Al tomar la palabra, la catedrática de la Escuela Nacional de Música y autora de la tesis doctoral "Pablo Moncayo: vida y obra" lamentó el que no haya un "escrito" sobre el compositor.
Lo calificó como uno de los músicos más sobresalientes del México posrevolucionario y uno de los compositores más conocidos en el ámbito internacional por su hermoso "Huapango".
Se trata de una pieza de gran envergadura virtuosística, igual que el Bolero de Ravel, dijo la investigadora al tiempo que manifestó que dicha obra musical ha hecho que la imagen de México se asocie con la referida pieza musical.
De acuerdo con la especialista, obras como "Sinfonía No. 1", "Sinfonieta", "Tierra de Temporal", "Cumbres" y "Bosques", entre otras, no fueron muy conocidas.
Agregó que Moncayo compuso una de las óperas más importantes de la música mexicana en el siglo XX: "La mulata de Córdoba" (1948).
Asimismo dijo que obras como "Amatzinac" (flauta y cuarteto de arcos) y "Tres piezas para orquesta: feria, canción y danza" (1947), son verdaderas joyas pianísticas, demostración del dominio y conocimiento del compositor acerca de este instrumento.
"Lamentablemente estas obras, permanecen en el olvido y son poco tocadas", agregó la investigadora.
Aseguró que la generación a la que perteneció Moncayo, asumió el papel respecto a la proyección de la música popular, dándole un empuje profesional.
Destacó que otro de los aspectos de la vida en Moncayo radicó cuando en enero de 1950 dirigió la Orquesta Sinfónica Nacional, en la que permaneció hasta 1954.
En su oportunidad, el poeta y narrador Roberto López Moreno leyó un texto alusivo a las notas de la pieza "Huapango", provocando una gran emoción y un fuerte aplauso de parte de los presentes.
"‘El Huapango’ fue la partitura que más nos representa.
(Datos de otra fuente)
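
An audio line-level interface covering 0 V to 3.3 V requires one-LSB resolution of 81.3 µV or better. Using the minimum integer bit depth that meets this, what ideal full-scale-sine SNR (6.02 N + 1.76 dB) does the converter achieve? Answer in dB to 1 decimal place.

V_FS = 3.3 V.
Need 2^N ≥ 3.3 V / 81.3 µV = 40590 → N_min = 16.
SNR = 6.02 × 16 + 1.76 = 98.08 dB.

98.1 dB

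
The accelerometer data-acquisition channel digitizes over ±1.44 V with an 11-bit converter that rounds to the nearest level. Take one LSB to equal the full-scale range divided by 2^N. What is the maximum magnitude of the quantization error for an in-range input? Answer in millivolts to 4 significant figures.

Range = 1.44 − (-1.44) = 2.88 V.
LSB = 2.88 V / 2^11 = 1.40625 mV.
A rounding quantizer has |error| ≤ LSB/2 = 0.7031 mV.

0.7031 mV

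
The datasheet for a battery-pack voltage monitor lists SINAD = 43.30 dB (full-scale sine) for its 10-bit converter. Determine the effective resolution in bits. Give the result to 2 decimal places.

ENOB = (43.30 − 1.76)/6.02 = 6.9003 bits.

6.90 bits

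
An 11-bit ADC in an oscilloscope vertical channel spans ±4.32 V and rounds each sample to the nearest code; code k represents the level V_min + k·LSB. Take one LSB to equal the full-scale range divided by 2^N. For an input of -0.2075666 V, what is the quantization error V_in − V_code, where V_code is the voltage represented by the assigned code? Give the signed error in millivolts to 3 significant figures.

−0.848 mV

Full-scale range = 4.32 V − (-4.32 V) = 8.64 V. LSB = 8.64 V / 2^11 ≈ 4.219 mV.
(V_in − V_min)/LSB = (-0.2075666 − (-4.32)) × 2048/8.64 = 974.7990 → nearest code k = 975.
Reconstructed level: -4.32 + 975 × 8.64/2048 V = -0.2067187500 V.
Error = V_in − V_code = -0.2075666 − (-0.2067187500) = −0.848 mV.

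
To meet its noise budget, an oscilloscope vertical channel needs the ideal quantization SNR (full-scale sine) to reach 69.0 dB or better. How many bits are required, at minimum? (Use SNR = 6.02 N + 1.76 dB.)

N ≥ (69.0 − 1.76)/6.02 = 11.169 → N_min = 12.

12 bits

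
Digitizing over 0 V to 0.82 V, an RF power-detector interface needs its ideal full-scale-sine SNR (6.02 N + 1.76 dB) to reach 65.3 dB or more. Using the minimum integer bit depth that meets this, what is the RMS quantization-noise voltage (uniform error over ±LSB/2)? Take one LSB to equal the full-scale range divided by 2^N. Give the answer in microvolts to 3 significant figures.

Full-scale range = 0.82 V.
Solving 6.02 N ≥ 65.3 − 1.76: N ≥ 10.555. Round up → N = 11.
Step size = 0.82/2048 V = 400.39 µV.
RMS noise = LSB/√12 = 116 µV.

116 µV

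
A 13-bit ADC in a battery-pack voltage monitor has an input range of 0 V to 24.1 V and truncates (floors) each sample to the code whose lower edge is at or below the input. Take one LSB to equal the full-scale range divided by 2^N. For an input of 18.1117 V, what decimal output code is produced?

6156

V_FS = 24.1 V. LSB = 24.1 V / 2^13 ≈ 2.942 mV.
code = ⌊(V_in − V_min)/LSB⌋ = ⌊(V_in − V_min) × 2^13 / range⌋
     = ⌊(18.1117 − (0)) × 8192 / 24.1⌋ = ⌊18.1117 × 8192/24.1⌋
     = ⌊6156.475⌋ = 6156.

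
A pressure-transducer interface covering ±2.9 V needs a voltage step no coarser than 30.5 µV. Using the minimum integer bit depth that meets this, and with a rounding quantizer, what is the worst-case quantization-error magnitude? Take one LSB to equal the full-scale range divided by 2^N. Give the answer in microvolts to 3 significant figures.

11.1 µV

Full-scale range = 2.9 V − (-2.9 V) = 5.8 V.
5.8 V / 30.5 µV = 190200. Since 2^17 = 131072 and 2^18 = 262144, N = 18.
One LSB is 5.8 V / 262144 = 22.125 µV.
|e|_max = LSB/2 = 11.1 µV.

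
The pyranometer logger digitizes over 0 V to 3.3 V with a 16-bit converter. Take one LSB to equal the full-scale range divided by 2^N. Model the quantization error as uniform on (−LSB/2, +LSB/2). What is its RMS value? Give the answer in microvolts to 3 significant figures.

Full-scale range = 3.3 V.
LSB = 3.3 V ÷ 2^16 = 3.3/65536 V = 50.354 µV.
V_rms = LSB/√12 = 50.354 µV / √12 = 14.5 µV.

14.5 µV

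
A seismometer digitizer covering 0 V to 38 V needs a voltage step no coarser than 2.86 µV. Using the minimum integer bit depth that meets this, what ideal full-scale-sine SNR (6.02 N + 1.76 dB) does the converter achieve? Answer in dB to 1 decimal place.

146.2 dB

Full-scale range = 38 V.
Need 2^N ≥ 38 V / 2.86 µV = 1.329e7 → N_min = 24.
6.02(24) + 1.76 = 146.24 dB.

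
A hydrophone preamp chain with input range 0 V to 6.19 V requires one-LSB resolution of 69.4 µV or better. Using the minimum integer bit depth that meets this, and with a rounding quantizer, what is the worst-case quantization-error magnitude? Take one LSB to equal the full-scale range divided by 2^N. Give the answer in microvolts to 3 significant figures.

Full-scale range = 6.19 V.
Levels needed ≥ 6.19/69.4 µV = 89190. 2^17 = 131072 suffices, so N_min = 17.
LSB = 6.19 V / 2^17 = 47.226 µV.
|e|_max = LSB/2 = 23.6 µV.

23.6 µV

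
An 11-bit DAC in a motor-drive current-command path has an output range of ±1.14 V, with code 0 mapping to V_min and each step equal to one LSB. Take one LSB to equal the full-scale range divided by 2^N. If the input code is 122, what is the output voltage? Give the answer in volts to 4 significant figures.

Span: 1.14 V − (-1.14 V) = 2.28 V. LSB = 2.28 V / 2^11.
V_out = -1.14 + 122 × (2.28/2048) V
      = -1.14 V + 0.135820 V = -1.00418 V.

-1.004 V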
Es un canto que se ha escuchado en todo el mundo, es el perfil de nuestro signo", citó el poeta.
Al respecto, el coreógrafo Guillermo Arriaga y el compositor Joaquín Gutiérrez Heras, recordaron "al maestro" como un artista que estuvo enmarcado dentro de la corriente musical clasificada bajo el nombre de Nacionalismo.
Coincidieron en que el lenguaje de Moncayo es una mezcla del impresionismo europeo de Stravinsky y Debussy con lo aprendido de sus maestros en el Conservatorio como Candelario Huizar, Silvestre Revueltas y Eduardo Hernández Moncada.
Ambos expresaron su admiración por el músico, quien desarrolló un estilo musical que, partiendo de un lenguaje caracterizado por el acento en la mexicanidad, evolucionó hacia un estilo más libre, personal y subjetivo.
Al final de la mesa, Erika Cano Magdaleno, al violín, y Rodrigo de la Sierra Moncayo, interpretaron la "Sonata para violín y piano".
Por su parte, el maestro Aurelio León ejecutó "Muros verdes", ambas de Moncayo.